Wie das Urchristentum ausstrahlte
von Peter Wolf
Es ist ein erstaunliches Phänomen, wie es nach dem katastrophalen Ausgang des öffentlichen Wirkens Jesu zu einer Fortsetzung mit Ausstrahlung werdender Christengemeinden im Urchristentum kommen konnte. Jesu Verurteilung durch das höchste Gericht des Judentums und die Hinrichtung durch das oberste staatliche Gericht sollte eigentlich das Aus bedeuten für das, was an Sammlung von Jüngerschaft und Verkündigung Jesu in zwei bis drei Jahren gerade angefangen hatte. Es gab wunderbare Erinnerungen, Begegnungen, aber das verteilte sich auf vielerlei Menschen und Orte von Galiläa bis Jerusalem. Jesus war als Wanderprediger durchs Land gezogen. Aber er hatte keine Schule gebildet, keinen festen Ort begründet, wo alles zusammenlief.
Auch wenn er mit einem gewissen Anhang von Jüngern in Jerusalem eingezogen war, der Verrat durch Judas im Garten von Getsemani, der Prozess am nächsten Morgen und die Hinrichtung am Tag vor dem Sabbat hat die Jüngerschaft auseinanderlaufen lassen. Dass manche Ostererscheinungen in Galiläa sich ereignen, lassen ahnen, dass manche seiner Jünger schon wieder zurück waren in ihren Familien und ihrem alten Beruf. Ich kann mir die Entstehung des Urchristentums ohne Ostern, ohne Erfahrungen mit dem Auferstandenen nicht denken.
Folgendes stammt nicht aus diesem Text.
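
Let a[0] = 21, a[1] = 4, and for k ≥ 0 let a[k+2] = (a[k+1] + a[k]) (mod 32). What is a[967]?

We have a[0] = 21; a[1] = 4; a[2] = 25; a[3] = 29; a[4] = 22; a[5] = 19; a[6] = 9; a[7] = 28; a[8] = 5; a[9] = 1; a[10] = 6; a[11] = 7; a[12] = 13; a[13] = 20; a[14] = 1; a[15] = 21; a[16] = 22; a[17] = 11; a[18] = 1; a[19] = 12; a[20] = 13; a[21] = 25; a[22] = 6; a[23] = 31; a[24] = 5; a[25] = 4; a[26] = 9; a[27] = 13; a[28] = 22; a[29] = 3; a[30] = 25; a[31] = 28; a[32] = 21; a[33] = 17; a[34] = 6; a[35] = 23; a[36] = 29; a[37] = 20; a[38] = 17; a[39] = 5; a[40] = 22; a[41] = 27; a[42] = 17; a[43] = 12; a[44] = 29; a[45] = 9; a[46] = 6; a[47] = 15; a[48] = 21; a[49] = 4.
Since (a[48], a[49]) = (a[0], a[1]) = (21, 4) (two consecutive terms determine the rest), the sequence is periodic with period 48.
(967 - 0) mod 48 = 7, so a[967] = a[7] = 28.

28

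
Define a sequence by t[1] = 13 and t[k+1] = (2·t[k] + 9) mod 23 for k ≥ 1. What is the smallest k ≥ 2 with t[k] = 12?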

Im Inneren berührt – die Jünger von Emmaus
Der Titel dieser basis-Ausgabe ist für mich das Stichwort, das ich in einer der vielen Ostererzählungen finde und mir sehr wichtig geworden ist. Es ist die Geschichte der zwei Jünger, die von Jerusalem weglaufen zu einem Ort, der Emmaus heißt. Unterwegs schließt sich ihnen ein Fremder an, mit dem sie ins Gespräch kommen über die schlimmen Ereignisse in Jerusalem, die ihren Hoffnungen ein jähes Ende gesetzt haben. Erst später, als sie in Emmaus angekommen und eingekehrt sind, erkennen sie in dem Fremden Jesus, als er das Brot brach. Danach sagten sie zueinander:
„Brannte nicht unser Herz, als er unterwegs mit uns redete und uns den Sinn der Schriften eröffnete?“ (Lk 24,32)
Für die ersten Christen, die zunächst alle aus dem jüdischen Glauben kamen, war es eine bedrängende Frage, wie sie die Erfahrung mit dem schlimmen Ende ihres Meister deuten sollten und ob sie die ersten völlig neuen Erfahrungen mit dem Auferstandenen mit den in den Heiligen Schriften bezeugten Offenbarungen Gottes zusammenbringen konnten. Solche Übereinstimmung zu entdecken, war durchaus wie ein „Brennen im Herzen“. Viele Juden, die den wenigen ausgewählten Zeugen der Auferstehung glauben sollten, war es wichtig, solche Stellen und Passagen in den Heiligen Schriften zu entdecken. Nur so konnten sie glauben, was die ersten Christen und später Paulus als Überlieferung bezeugt: „Denn vor allem habe ich euch überliefert, was auch ich empfangen habe: Christus ist für unsere Sünden gestorben gemäß der Schrift, und ist begraben worden. Er ist am dritten Tag auferweckt worden gemäß der Schrift.“ (1 Kor 15,4-5)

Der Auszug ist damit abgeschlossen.